Razer Synapse software offers robust control over your audio experience, from a 10-band graphic EQ and presets to game profiles so that you can use specific settings for certain games and mic settings like voice gate, vocal clarity, and mic side tone. You can also access THX Spatial Audio control if you're looking for a more immersive sound, as well as manage your volume and LED indicator controls. Some users have found the app unstable and a drain on their PC's resources.
The Razer BlackShark V2 HyperSpeed have excellent Bluetooth connectivity. You can connect these headphones to your smartphone via Bluetooth while staying connected to your console via the wireless USB dongle.

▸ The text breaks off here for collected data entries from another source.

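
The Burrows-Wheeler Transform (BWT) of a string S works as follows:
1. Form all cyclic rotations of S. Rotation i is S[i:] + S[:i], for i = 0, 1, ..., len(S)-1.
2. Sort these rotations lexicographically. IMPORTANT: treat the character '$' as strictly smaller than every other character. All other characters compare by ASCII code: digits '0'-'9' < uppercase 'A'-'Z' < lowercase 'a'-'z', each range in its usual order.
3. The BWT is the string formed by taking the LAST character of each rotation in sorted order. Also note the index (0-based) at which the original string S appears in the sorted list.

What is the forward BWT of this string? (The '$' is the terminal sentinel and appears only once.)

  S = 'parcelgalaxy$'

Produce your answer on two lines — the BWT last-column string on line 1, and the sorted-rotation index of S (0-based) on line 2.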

Bluetooth for gaming isn't recommended, though, as they have a high latency, causing your audio and visuals to fall out of sync. Their latency on Android and iOS devices is much lower, making them solid for mobile gaming. Some devices compensate for latency.
When testing iOS latency, we couldn't measure results comparable to real-life performance. This is likely due to YouTube and/or Razer actively compensating for latency. As these headphones perform very similar to the Razer BlackShark V2 Pro Wireless for Bluetooth, we've chosen to estimate their iOS latency at roughly 21 ms, which better represents real-life performance.
These headphones have outstanding non-Bluetooth wireless connectivity. They have very low latency, so your audio and visuals stay in sync during the heat of intense gameplay.
These headphones come with a USB-A to USB-C cable for charging the headphones. Unlike the cables that come with the Razer BlackShark V2 Pro Wireless 2023, the included cable offers full audio and mic compatibility, and its low latency keeps lip-synching issues at bay.
The Razer BlackShark V2 HyperSpeed can connect to Bluetooth-enabled PCs with full audio and mic compatibility. They also have full audio and mic support via wired USB and wireless USB dongle.
These over-ears have full audio and mic compatibility when connected to your PlayStation console over wired USB or when using the wireless USB dongle.
These headphones come with a wireless USB dongle. It has a port so that you can connect the USB cable directly if you want to use a wired USB connection.